The decision usually comes down to customization needs. If you're running a standard MySQL or PostgreSQL workload, RDS makes sense. If you need a specific engine version AWS doesn't support yet, unusual OS-level tuning, or an engine RDS doesn't offer, EC2 gives you that flexibility.

Pricing Model

RDS pricing has several components:

  • Compute: Per-instance-hour billing (per-second for most engines). Choose On-Demand for flexibility or Reserved Instances for 1-3 year commitments with up to 63% savings. AWS also introduced Database Savings Plans in late 2025 -- a 1-year hourly commitment with roughly 35% savings and more flexibility than Reserved Instances.
  • Storage: General Purpose (gp3) or Provisioned IOPS (io2) volumes, charged per GB-month. Storage auto-scaling is available up to a specified maximum.
  • I/O: Charged per million I/O requests for Provisioned IOPS storage.
  • Backup storage: Free up to the total size of your provisioned database storage. Beyond that, per GB-month.
  • Data transfer: Standard AWS data transfer charges for cross-region and internet traffic.

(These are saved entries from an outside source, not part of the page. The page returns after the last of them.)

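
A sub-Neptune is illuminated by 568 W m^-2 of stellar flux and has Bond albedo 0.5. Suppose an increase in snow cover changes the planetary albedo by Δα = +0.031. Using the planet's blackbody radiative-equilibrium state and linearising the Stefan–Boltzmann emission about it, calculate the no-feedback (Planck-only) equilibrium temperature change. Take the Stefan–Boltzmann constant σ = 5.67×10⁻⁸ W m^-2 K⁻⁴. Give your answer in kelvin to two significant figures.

-2.9 K

The baseline emission temperature is T_e = 188.1 K.
The change in absorbed flux is Δ[S(1−α)/4] = −SΔα/4 = -4.402 W m^-2.
The Planck feedback parameter is 4σT_e³ = 1.510 W m^-2/K.
Hence the no-feedback warming is ΔF/(4σT_e³) = -2.92 K.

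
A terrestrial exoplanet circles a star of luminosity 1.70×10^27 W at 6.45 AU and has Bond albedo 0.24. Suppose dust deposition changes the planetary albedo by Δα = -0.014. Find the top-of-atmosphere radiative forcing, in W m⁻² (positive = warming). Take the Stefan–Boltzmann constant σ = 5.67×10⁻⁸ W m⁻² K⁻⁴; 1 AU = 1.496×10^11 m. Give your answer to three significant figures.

0.509 W m⁻²

Orbital distance: d = 6.45 AU = 9.649×10^11 m.
Spreading L over a sphere of radius d: S = 1.70×10^27/(4π·9.65×10^11²) = 145.3 W m⁻².
The change in absorbed flux is Δ[S(1−α)/4] = −SΔα/4 = 0.5085 W m⁻².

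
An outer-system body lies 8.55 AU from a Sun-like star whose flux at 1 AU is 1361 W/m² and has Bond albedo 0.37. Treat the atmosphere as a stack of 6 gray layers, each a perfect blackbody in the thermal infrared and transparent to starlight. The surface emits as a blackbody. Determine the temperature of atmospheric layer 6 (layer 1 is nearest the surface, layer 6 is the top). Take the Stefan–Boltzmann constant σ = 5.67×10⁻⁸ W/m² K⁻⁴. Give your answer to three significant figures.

84.8 kelvin

Flux at the orbit: S = 1361/(8.55)² = 18.62 W/m².
OLR = S(1−α)/4 = 2.932 W/m²; the top layer radiates at T_e = 84.80 K.
The net upward flux σT_e⁴ is constant between every pair of levels, so T_k⁴ = (N+1−k)T_e⁴.
T_6 = (1)^(1/4)·84.80 = 84.80 K.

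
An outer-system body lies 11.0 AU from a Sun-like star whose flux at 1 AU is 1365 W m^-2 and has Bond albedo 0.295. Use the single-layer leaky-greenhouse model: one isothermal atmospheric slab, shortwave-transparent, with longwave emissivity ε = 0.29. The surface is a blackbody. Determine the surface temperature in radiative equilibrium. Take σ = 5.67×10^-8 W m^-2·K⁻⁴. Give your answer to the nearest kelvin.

Irradiance scales as 1/d², so S = 1365 W m^-2 × (1/11.0)² = 11.28 W m^-2.
At the top of the atmosphere, σT_e⁴ = S(1−α)/4 = 1.988 W m^-2, giving T_e = 76.95 K.
The surface balance (absorbed SW + ε·downward IR = σT_s⁴) with T_a⁴ = T_s⁴/2 reduces to T_s = T_e·[2/(2−ε)]^¼ = 80.03 K.

80 kelvin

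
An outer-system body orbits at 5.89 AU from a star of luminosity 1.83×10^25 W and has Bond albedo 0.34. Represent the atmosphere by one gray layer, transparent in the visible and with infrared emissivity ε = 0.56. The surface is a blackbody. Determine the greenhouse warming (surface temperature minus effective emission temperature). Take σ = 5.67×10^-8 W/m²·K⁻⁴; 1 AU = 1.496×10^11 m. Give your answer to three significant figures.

Orbital distance: d = 5.89 AU = 8.811×10^11 m.
Flux at the orbit: S = L/(4πd²) = 1.83×10^25/(4π·(8.81×10^11)²) = 1.876 W/m².
Effective emission temperature (TOA balance): σT_e⁴ = S(1−α)/4 = 0.3095 W/m² → T_e = 48.34 K.
For a single slab of emissivity ε, T_s⁴ = 2T_e⁴/(2−ε); thus T_s = 48.34·(1.389)^(1/4) = 52.47 K.
The atmosphere warms the surface by 4.137 K.

4.14 K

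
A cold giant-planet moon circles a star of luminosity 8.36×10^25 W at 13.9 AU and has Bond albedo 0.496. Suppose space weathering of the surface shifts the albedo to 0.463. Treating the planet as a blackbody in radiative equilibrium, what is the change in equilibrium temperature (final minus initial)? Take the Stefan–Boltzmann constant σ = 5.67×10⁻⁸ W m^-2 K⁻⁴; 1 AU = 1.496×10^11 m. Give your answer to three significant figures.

0.687 K

Orbital distance: d = 13.9 AU = 2.079×10^12 m.
Flux at the orbit: S = L/(4πd²) = 8.36×10^25/(4π·(2.08×10^12)²) = 1.539 W m^-2.
With α = 0.496, T₁ = 43.00 K.
With α = 0.463, T₂ = 43.69 K.
Change: 43.69 − 43.00 = 0.6872 K.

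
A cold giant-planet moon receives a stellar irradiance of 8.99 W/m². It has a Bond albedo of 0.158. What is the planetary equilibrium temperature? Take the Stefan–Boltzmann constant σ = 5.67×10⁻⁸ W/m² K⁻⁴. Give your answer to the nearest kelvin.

Absorbed flux (global mean): S(1−α)/4 = 8.990·0.842/4 = 1.892 W/m².
Set σT⁴ = 1.892 → T = (1.892/σ)^(1/4) = 76.01 K.

76 K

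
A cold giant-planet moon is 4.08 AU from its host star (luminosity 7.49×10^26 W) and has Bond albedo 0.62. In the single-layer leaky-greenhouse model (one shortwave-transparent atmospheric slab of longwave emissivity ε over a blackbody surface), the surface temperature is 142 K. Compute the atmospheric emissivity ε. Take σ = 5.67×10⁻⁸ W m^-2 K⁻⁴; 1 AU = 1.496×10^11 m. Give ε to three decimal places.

0.681

d = 4.08 × 1.496×10^11 m = 6.104×10^11 m.
Flux at the orbit: S = L/(4πd²) = 7.49×10^26/(4π·(6.10×10^11)²) = 160.0 W m^-2.
TOA balance gives T_e = 128.0 K.
T_s⁴ = T_e⁴·2/(2−ε) → ε = 2 − 2(T_e/T_s)⁴ = 2 − 2·(128.0/142)⁴ = 0.6814.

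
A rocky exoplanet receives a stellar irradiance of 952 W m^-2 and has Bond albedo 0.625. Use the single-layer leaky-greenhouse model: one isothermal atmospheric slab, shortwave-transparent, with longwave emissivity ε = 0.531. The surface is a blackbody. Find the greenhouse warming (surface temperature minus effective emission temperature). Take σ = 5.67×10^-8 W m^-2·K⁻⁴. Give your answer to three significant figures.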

Graviton-based instances (Arm architecture) deliver up to 40% better price-performance compared to x86 equivalents. The latest Graviton4 instances (db.m8g, db.r8g) launched in late 2025 with further improvements.

Common Use Cases

  • Web and Mobile Applications: Transactional backends for websites and apps that need high throughput, automated failover, and minimal operational overhead.
  • SaaS Platforms: Multi-tenant database backends with elastic storage and compute scaling. Read replicas handle reporting without impacting production.
  • Enterprise Application Migration: Moving on-premises Oracle or SQL Server workloads to the cloud. RDS Custom supports the customizations legacy applications often require.
  • E-Commerce: Product catalogs, orders, and inventory management with PCI-compliant security features.
  • Development and Testing: Fast provisioning and teardown of database environments. SQL Server Developer Edition is available on RDS without licensing costs.

Limitations

RDS abstracts away infrastructure management, which means less control. No SSH access to the underlying OS (except through RDS Custom for Oracle and SQL Server). Engine versions are limited to what AWS supports -- and when a version reaches end of standard support, Extended Support charges kick in automatically at $0.10-0.20 per vCPU-hour. Storage limits top out at 64 TiB for most engines (256 TiB for Oracle and SQL Server with additional volumes). Connection-heavy workloads can exhaust instance memory, making RDS Proxy essential for high-concurrency scenarios.

Beyond RDS

Many organizations run RDS alongside specialized data systems. A PostgreSQL or MySQL instance on RDS handles transactional workloads, while analytical queries, full-text search, or real-time aggregations run on purpose-built engines like ClickHouse, Elasticsearch, or OpenSearch. Getting data flowing reliably between these systems -- with the right latency, consistency, and cost profile -- is where the architecture decisions get interesting.